- Location within the regional unit
- Iraia Location within Greece
- Coordinates: 37°37′N 21°57′E﻿ / ﻿37.617°N 21.950°E
- Country: Greece
- Administrative region: Peloponnese
- Regional unit: Arcadia
- Municipality: Gortynia

Area
- • Municipal unit: 144.0 km^{2} (55.6 sq mi)

Population (2021)
- • Municipal unit: 960
- • Municipal unit density: 6.7/km^{2} (17/sq mi)
- Time zone: UTC+2 (EET)
- • Summer (DST): UTC+3 (EEST)
- Vehicle registration: TP

= Iraia =

Iraia (Ηραία) is a former municipality in Arcadia, Peloponnese, Greece.
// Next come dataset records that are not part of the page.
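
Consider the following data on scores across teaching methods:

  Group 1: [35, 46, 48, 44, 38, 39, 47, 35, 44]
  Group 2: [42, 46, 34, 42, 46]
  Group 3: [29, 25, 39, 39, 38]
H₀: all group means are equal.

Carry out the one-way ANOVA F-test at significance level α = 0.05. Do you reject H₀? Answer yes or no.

Group means [41.78, 42.00, 34.00], grand mean 39.789
SSB = Σnᵢ(x̄ᵢ−x̄)² = 227.602; SSW = ΣΣ(x−x̄ᵢ)² = 475.556
MSB = 227.602/2 = 113.8012; MSW = 475.556/16 = 29.7222
F = MSB/MSW = 3.8288
df = (2, 16)
p-value (upper-tail) = 0.04377
At α=0.05: p < α → reject H₀

reject H₀: yes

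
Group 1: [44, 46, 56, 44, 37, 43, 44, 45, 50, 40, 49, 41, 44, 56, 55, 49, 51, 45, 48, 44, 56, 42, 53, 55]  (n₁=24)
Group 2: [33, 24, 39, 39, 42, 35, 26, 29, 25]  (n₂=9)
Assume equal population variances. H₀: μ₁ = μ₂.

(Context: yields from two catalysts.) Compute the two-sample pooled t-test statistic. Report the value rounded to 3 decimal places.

x̄₁=47.375, s₁=5.586, n₁=24
x̄₂=32.444, s₂=6.747, n₂=9
s_p² = [23·5.586² + 8·6.747²]/31 = 34.8983
SE = √(s_p²·(1/24+1/9)) = 2.3090
t = (47.375−32.444)/2.3090 = 6.4661
df = 31

test statistic = 6.466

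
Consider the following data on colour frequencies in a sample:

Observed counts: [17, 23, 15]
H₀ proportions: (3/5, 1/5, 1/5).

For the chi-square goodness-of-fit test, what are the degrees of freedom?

df = k − 1 = 3 − 1 = 2

degrees of freedom = 2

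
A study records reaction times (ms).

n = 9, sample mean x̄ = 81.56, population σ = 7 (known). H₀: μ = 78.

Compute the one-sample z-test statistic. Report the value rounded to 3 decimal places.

test statistic = 1.526

SE = σ/√n = 7/√9 = 2.3333
z = (x̄−μ₀)/SE = (81.56−78)/2.3333 = 1.5257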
Since the 2011 local government reform it became a municipal unit of the municipality of Gortynia. The municipal unit has an area of 144.002 km^{2}. Its population is 960, according to the 2021 census. The seat of the municipality was in Paloumpa. The municipality is named after the ancient Arcadian city of Heraia. The region was known in recent times for the construction workers (mastori) who came from the villages of Servos and Lyssarea. Pausanias describes the ancient cities of Heraia and Melaineai and their buildings. An excavation near Lyssarea uncovered buildings, mosaics, as well as gold and silver coins.

==Subdivisions==
The municipal unit of Iraia consists of 17 communities:

- Agios Ioannis
- Arachova
- Chrysochori
- Kakouraiika
- Kokkinorrachi
- Kokkoras
- Liodora
- Loutra Iraias
- Lykouresis
- Lyssarea
- Ochthia
- Paloumpa
- Psari
- Pyrris
- Raftis
- Sarakini
- Servos

== Notable people ==

The village of Loutra Iraias is the birthplace of the film-maker Constantinos Gavras (Costa-Gavras).